Читаем Агенты России полностью

Я слушал, расспрашивал, а в голове напряженно кипели мысли: что мне делать? Первое желание, огнем меня палившее, было убить этого негодяя, полусумасшедшую ядовитую гадину. Но и это было нелегко. Главный ужас моего положения состоял в том, что я был совершенно одинок. Надежных друзей не было. Опереться было не на кого. А он… почем я знал, сколько около него шпионья? Впрочем, убивать его было во всяком случае невозможно, потому что Судейкин тогда моментально заарестовал бы всех, кого знал, а знал он всех… Нет, этот исход не годился. Нужно что-то другое. Нужно что-нибудь спасающее людей из рук полиции. А я не имел возможности даже известить российских народовольцев об угрожающей им опасности. Начни извещать — пройдет три месяца, а слухи пойдут моментально, и Судейкин узнает и всех перехватает. Да что еще будет делать Дегаев? Слушая его исповедь, соображая его психику, раскрывшуюся передо мной, я ни на йоту не верил его искренности или, лучше сказать, видел ясно, что он сам не знает, что сделает завтра или даже через полчаса. Его положение было такое отвратительное, он так запутался, в нем боролось столько противоположных чувств, что невозможно было предвидеть, какое возьмет верх и в какую сторону толкнет его. Как ни ворочал я мозгами, выходило, что для спасения загубленных им нельзя обойтись без него же самого. А для этого нужно было и хорошенько приструнить его, и не довести его до отчаяния, и показать ему какой-нибудь луч искупления, и пригрозить ему так, чтобы он не вздумал не послушаться меня. Сложная была задача, а решать ее должен был я один, без возможности сторонней помощи и совета. Когда он кончил, решение, как мне казалось, единственно возможное, было у меня готово, но я хотел, чтобы он видел, что я размышляю. Он смолк.

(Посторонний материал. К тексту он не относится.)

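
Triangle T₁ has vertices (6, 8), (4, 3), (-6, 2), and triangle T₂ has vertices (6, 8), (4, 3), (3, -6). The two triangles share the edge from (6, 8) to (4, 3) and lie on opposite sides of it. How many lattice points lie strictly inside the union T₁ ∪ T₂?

27

The union is the simple quadrilateral with vertices (6, 8), (-6, 2), (4, 3), (3, -6) in order.
The shoelace formula gives twice the area as |(6·2 − (-6)·8) + ((-6)·3 − 4·2) + (4·(-6) − 3·3) + (3·8 − 6·(-6))| = 61, so the area is 61/2.
Summing gcd(|Δx|,|Δy|) over the edges gives the boundary count: gcd(12,6) + gcd(10,1) + gcd(1,9) + gcd(3,14) = 6+1+1+1 = 9.
By Pick's theorem I = A − B/2 + 1 = 61/2 − 9/2 + 1 = 27.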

— Ну, вот вам вся правда. Я все открыл. Теперь — что вы скажете?

— Подождите. Нужно взвесить. Я предложил ему для видимости еще несколько вопросов, помолчал и наконец сказал с мрачным и сосредоточенным видом:

— Вы сказали, что отдаетесь на мое решение и сделаете то, что я скажу. Решение мое готово. Вы совершили величайшее преступление. Вы знаете, что полагалось в исполнительном комитете за десятую долю того, что вы сделали. Вас следовало бы убить. Если допустить, что у вас осталась искра порядочности, вам можно бы разрешить самому убить себя, чтобы не создавать осложнений для других и несколько реабилитировать свою память… Он слушал смирно и внимательно. Лицо его немножко прояснилось.

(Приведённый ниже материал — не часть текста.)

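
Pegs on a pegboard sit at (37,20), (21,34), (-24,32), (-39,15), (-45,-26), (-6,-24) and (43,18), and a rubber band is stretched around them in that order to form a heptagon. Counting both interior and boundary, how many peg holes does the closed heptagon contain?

By the shoelace formula, twice the signed area is |(37·34 − 21·20) + (21·32 − (-24)·34) + ((-24)·15 − (-39)·32) + ((-39)·(-26) − (-45)·15) + ((-45)·(-24) − (-6)·(-26)) + ((-6)·18 − 43·(-24)) + (43·20 − 37·18)| = 6945, so the area is 3472.5.
Summing gcd(|Δx|,|Δy|) over the edges gives the boundary count: gcd(16,14) + gcd(45,2) + gcd(15,17) + gcd(6,41) + gcd(39,2) + gcd(49,42) + gcd(6,2) = 2+1+1+1+1+7+2 = 15.
Pick's theorem gives I = A − B/2 + 1 = 3472.5 − 15/2 + 1 = 3466, so the closed region contains I + B = 3466 + 15 = 3481 lattice points.

3481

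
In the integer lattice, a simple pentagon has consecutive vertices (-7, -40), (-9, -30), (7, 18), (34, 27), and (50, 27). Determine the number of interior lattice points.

By the shoelace formula, twice the signed area is |[(-7)·(-30) − (-9)·(-40)] + [(-9)·18 − 7·(-30)] + [7·27 − 34·18] + [34·27 − 50·27] + [50·(-40) − (-7)·27]| = 2768, so the area is 1384.
The number of boundary lattice points is Σ gcd(|Δx|,|Δy|) = gcd(2,10) + gcd(16,48) + gcd(27,9) + gcd(16,0) + gcd(57,67) = 2+16+9+16+1 = 44.
Pick's theorem gives I = A − B/2 + 1 = 1384 − 44/2 + 1 = 1363.

1363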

— Я не знаю только, — продолжал я, — возможно ли спасти ваши жертвы. Ведь они известны правительству. Со смертью Судейкина они все равно будут схвачены…

Он возразил:

— Нет. Полицейские агенты вовсе не открывают инспекции всего, что знают. Они многое берегут про себя, чтобы оставаться незаменимыми. Судейкин знает все, но далеко не все зарегистрировано в инспекции.

— Ну, тем лучше. Однако нужно теперь же спасти наиболее компрометированных и нужных людей. Вы должны какими хотите способами, под какими хотите предлогами вывезти и выслать за границу вот кого…

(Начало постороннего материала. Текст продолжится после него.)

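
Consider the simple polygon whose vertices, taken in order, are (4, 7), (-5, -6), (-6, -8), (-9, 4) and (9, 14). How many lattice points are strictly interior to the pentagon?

115

Using the shoelace formula, 2A = |(4·(-6) − (-5)·7) + ((-5)·(-8) − (-6)·(-6)) + ((-6)·4 − (-9)·(-8)) + ((-9)·14 − 9·4) + (9·7 − 4·14)| = 236, so the area is 118.
Summing gcd(|Δx|,|Δy|) over the edges gives the boundary count: gcd(9,13) + gcd(1,2) + gcd(3,12) + gcd(18,10) + gcd(5,7) = 1+1+3+2+1 = 8.
Pick's theorem gives I = A − B/2 + 1 = 118 − 8/2 + 1 = 115.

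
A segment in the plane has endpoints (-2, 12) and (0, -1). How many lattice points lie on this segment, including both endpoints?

2

The number of lattice points on a segment between lattice points is gcd(|Δx|,|Δy|) + 1 = gcd(2,13) + 1 = 1 + 1 = 2.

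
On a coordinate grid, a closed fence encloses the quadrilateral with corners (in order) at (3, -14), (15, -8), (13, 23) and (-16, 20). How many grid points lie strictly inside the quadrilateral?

By the shoelace formula, twice the signed area is |[3·(-8) − 15·(-14)] + [15·23 − 13·(-8)] + [13·20 − (-16)·23] + [(-16)·(-14) − 3·20]| = 1427, so the area is 713.5.
The number of boundary lattice points is Σ gcd(|Δx|,|Δy|) = gcd(12,6) + gcd(2,31) + gcd(29,3) + gcd(19,34) = 6+1+1+1 = 9.
By Pick's theorem A = I + B/2 − 1, so I = 713.5 − 9/2 + 1 = 710.

710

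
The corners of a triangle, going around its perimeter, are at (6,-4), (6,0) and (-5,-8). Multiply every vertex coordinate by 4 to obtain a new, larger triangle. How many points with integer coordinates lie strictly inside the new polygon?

341

Using the shoelace formula, 2A = |[6·0 − 6·(-4)] + [6·(-8) − (-5)·0] + [(-5)·(-4) − 6·(-8)]| = 44, so the area is 22.
The number of boundary lattice points is Σ gcd(|Δx|,|Δy|) = gcd(0,4) + gcd(11,8) + gcd(11,4) = 4+1+1 = 6.
Scaling by 4 multiplies the area by 4² = 16 (so the new area is 352) and multiplies the boundary lattice-point count by 4, giving 24.
By Pick's theorem, the interior count of the dilated polygon is 352 − 24/2 + 1 = 341.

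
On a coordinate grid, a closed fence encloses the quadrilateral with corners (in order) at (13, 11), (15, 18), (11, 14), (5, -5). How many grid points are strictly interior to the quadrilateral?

32

By the shoelace formula, twice the signed area is |[13·18 − 15·11] + [15·14 − 11·18] + [11·(-5) − 5·14] + [5·11 − 13·(-5)]| = 76, so the area is 38.
The number of boundary lattice points is Σ gcd(|Δx|,|Δy|) = gcd(2,7) + gcd(4,4) + gcd(6,19) + gcd(8,16) = 1+4+1+8 = 14.
By Pick's theorem A = I + B/2 − 1, so I = 38 − 14/2 + 1 = 32.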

Я перечислил несколько человек, мне известных, прибавив, что он должен выслать вообще наиболее скомпрометированных.

— Затем, когда это будет исполнено, вы должны убить Судейкина и приезжайте сюда же.

— Хорошо. Я все это сделаю, — покорно произнес Дегаев.

— Теперь выслушайте мое последнее слово. Если вы не исполните этих обязательств, знайте, что я немедленно опубликую о вашем предательстве. Вы, вероятно, не успокаиваете себя мыслью, что у меня нет доказательств. Доказательств для меня не требуется. Я опубликую весь наш разговор в русских и заграничных изданиях, и вы понимаете, что мне поверят. И вы будете тогда уничтожены, не будете нужны для Судейкина и не в состоянии уже будете вредить. Итак, вот я вам показал линию поведения и мое безотменное решение. А пока я буду молчать, чтобы не помешать вам совершить свое искупление.

— Хорошо, — сказал он. — Угроз не нужно. Я все сделаю.

Молчать мне действительно приходилось безусловно, иначе Дегаев не в состоянии был бы исполнить мои требования. Приходилось схоронить в душе страшную тайну и одному нести ее тяжесть. Только Марине Никаноровне (Ошаниной) я ее открыл, когда получил возможность лично переговорить с нею. Бумаге я ничего не доверил.